As for the UK’s “serial dependence” on the IMF from the mid-1950’s to the mid-1970’s, there were actually only two episodes: the 1956 bailout during the Suez crisis and the 1976 bailout that preceded the winter of discontent when strikes in many essential industries – even the dead went unburied – practically brought the country to its knees. (It hardly needs stating that borrowing money from the IMF is not a default.)
In 1956, the UK was facing a speculative attack in the midst of the Suez crisis. The country was running a current-account surplus, but the pound was slipping against the dollar, causing the Bank of England to sell its dollar reserves to defend the fixed exchange rate. As its reserves drained away, Prime Minister Anthony Eden was forced to appeal for help, first to the US and then to the IMF.
The IMF’s involvement was necessitated only by America’s unwillingness to provide support. Furthermore, US President Dwight Eisenhower went so far as to use America’s clout within the IMF to force Eden to withdraw British troops from Egypt in exchange for the loan.

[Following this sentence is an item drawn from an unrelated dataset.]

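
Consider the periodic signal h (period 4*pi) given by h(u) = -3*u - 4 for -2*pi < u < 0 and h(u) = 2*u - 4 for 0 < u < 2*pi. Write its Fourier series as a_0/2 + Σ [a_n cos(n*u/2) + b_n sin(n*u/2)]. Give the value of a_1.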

The reality of the 1976 bailout is even more complicated. In the aftermath of the crisis, Chancellor of the Exchequer Denis Healey revealed that the Public Sector Borrowing Requirement had been grossly overestimated in the 1970’s, and that, had he had the right figures, the UK would never have needed a loan. According to him, the Treasury even failed to recognize that the UK would have a tax surplus.
Of course, all of this had drastic implications for the economy. Tony Benn, a Labour cabinet minister in the 1970’s, later revealed that the “winter of discontent,” which ushered in a Tory government at the end of the decade, had been caused by the severe cuts in public expenditure demanded by the IMF: “Why did we have the winter of discontent? Because in 1976, the IMF said to the cabinet, ‘You cut four billion pounds off your public expenditure or we will destroy the value of the pound sterling.’”
There is little evidence for Rogoff’s implicit assumption that investors’ decisions today are driven by the government’s handling of its debt in the past. The number of defaults is largely irrelevant when it comes to a country like the UK, which is politically stable, carries significant economic weight, and has an independent central bank.
Consider Germany, the “biggest debt transgressor of the twentieth century,” according to the economic historian Albrecht Ritschl. In the table on page 99 of their book This Time is Different, Rogoff and his co-author, Carmen Reinhart, show that Germany experienced eight debt defaults and/or restructurings from 1800 to 2008. There were also the two defaults through inflation in 1920 and 1923. And yet today Germany is Europe’s economic hegemon, laying down the law to miscreants like Greece.
The truth is that a country’s past failures do not influence investors if its current institutions and economic policies are sound. That was clearly the case when Osborne and his colleagues opted for austerity.